E essa vigilância afeta também as crianças. Dois especialistas explicam que as câmaras até podem ter um efeito dissuasor no bullying, mas podem também influenciar diretamente a liberdade das crianças que se sentem intimidadas e deixam de ter comportamentos naturais, como trocar bilhetes entre si, conversar, desenhar. Há também uma maior pressão sobre o seu desempenho escolar podendo ter mais vergonha em tirar dúvidas ou até errar num exercício, prejudicando a sua aprendizagem. "As câmaras têm o papel de restringir a liberdade pelo medo e receio que impõem", complementa o advogado da KGSA.

Mas depois entra outro problema em campo: quem trata e tem acesso aos dados? Um funcionário? As autoridades, a empresa de videovigilância? Quais as instituições que regulariam estas imagens. Estas são algumas das questões levantadas por Gonçalo Simões de Almeida. 

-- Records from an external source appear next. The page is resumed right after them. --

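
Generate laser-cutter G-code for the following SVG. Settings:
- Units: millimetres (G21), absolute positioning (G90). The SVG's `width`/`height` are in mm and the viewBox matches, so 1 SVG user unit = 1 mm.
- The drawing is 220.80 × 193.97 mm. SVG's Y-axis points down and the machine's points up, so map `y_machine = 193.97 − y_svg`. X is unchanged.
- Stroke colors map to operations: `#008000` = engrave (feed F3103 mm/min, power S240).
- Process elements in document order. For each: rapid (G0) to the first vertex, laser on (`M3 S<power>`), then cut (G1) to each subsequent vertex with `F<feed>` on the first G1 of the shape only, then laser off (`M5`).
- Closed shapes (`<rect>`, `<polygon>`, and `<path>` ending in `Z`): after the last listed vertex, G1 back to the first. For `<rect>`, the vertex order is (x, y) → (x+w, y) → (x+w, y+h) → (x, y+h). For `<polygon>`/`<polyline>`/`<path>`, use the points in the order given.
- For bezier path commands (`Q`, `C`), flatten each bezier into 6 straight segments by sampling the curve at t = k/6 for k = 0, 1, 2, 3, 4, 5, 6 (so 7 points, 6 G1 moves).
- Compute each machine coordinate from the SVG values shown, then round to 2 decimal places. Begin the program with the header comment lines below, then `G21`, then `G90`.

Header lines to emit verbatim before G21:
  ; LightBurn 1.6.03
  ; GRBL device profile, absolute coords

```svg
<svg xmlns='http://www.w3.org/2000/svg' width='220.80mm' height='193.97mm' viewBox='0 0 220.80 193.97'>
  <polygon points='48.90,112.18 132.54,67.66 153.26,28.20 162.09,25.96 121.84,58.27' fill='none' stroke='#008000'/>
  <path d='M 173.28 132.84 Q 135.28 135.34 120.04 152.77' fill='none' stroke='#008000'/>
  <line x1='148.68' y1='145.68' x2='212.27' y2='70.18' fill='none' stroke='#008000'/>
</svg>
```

Since the viewBox matches the mm dimensions, user units are millimetres directly. The only transform is the Y-flip y_m = 193.97 − y_svg.

Shape 1 is a closed polygon drawn with `<polygon>`. Its stroke #008000 means engrave at S240, F3103. After flipping Y the toolpath is (48.90,81.79) → (132.54,126.31) → (153.26,165.77) → (162.09,168.01) → (121.84,135.70) → (48.90,81.79), returning to the start.

Shape 2 is a quadratic bezier drawn with `<path>`. Its stroke #008000 means engrave at S240, F3103. After flipping Y the toolpath is (173.28,61.13) → (161.25,59.88) → (150.48,57.80) → (140.97,54.90) → (132.73,51.16) → (125.75,46.60) → (120.04,41.20).

Shape 3 is a line segment drawn with `<line>`. Its stroke #008000 means engrave at S240, F3103. After flipping Y the toolpath is (148.68,48.29) → (212.27,123.79).

; LightBurn 1.6.03
; GRBL device profile, absolute coords
G21
G90
G0 X48.90 Y81.79
M3 S240
G1 X132.54 Y126.31 F3103
G1 X153.26 Y165.77
G1 X162.09 Y168.01
G1 X121.84 Y135.70
G1 X48.90 Y81.79
M5
G0 X173.28 Y61.13
M3 S240
G1 X161.25 Y59.88 F3103
G1 X150.48 Y57.80
G1 X140.97 Y54.90
G1 X132.73 Y51.16
G1 X125.75 Y46.60
G1 X120.04 Y41.20
M5
G0 X148.68 Y48.29
M3 S240
G1 X212.27 Y123.79 F3103
M5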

Os dados da violência nas escolas

A SÁBADO questionou o Ministério da Educação sobre o tema da videovigilância, mas não obteve resposta. O programa da Escola Segura da PSP ainda não tem os dados referentes ao ano de 2024, mas no ano letivo passado foram registadas 4.445 ocorrências. Já a GNR registou 103 crimes de bullying

No início deste ano a PSP lançou a operação "Violência? Não, obrigado!" com o objetivo de sensibilizar os alunos do 3.º ciclo do ensino básico e do ensino secundário para temas como a violência escolar, o uso e posse de armas e a delinquência juvenil.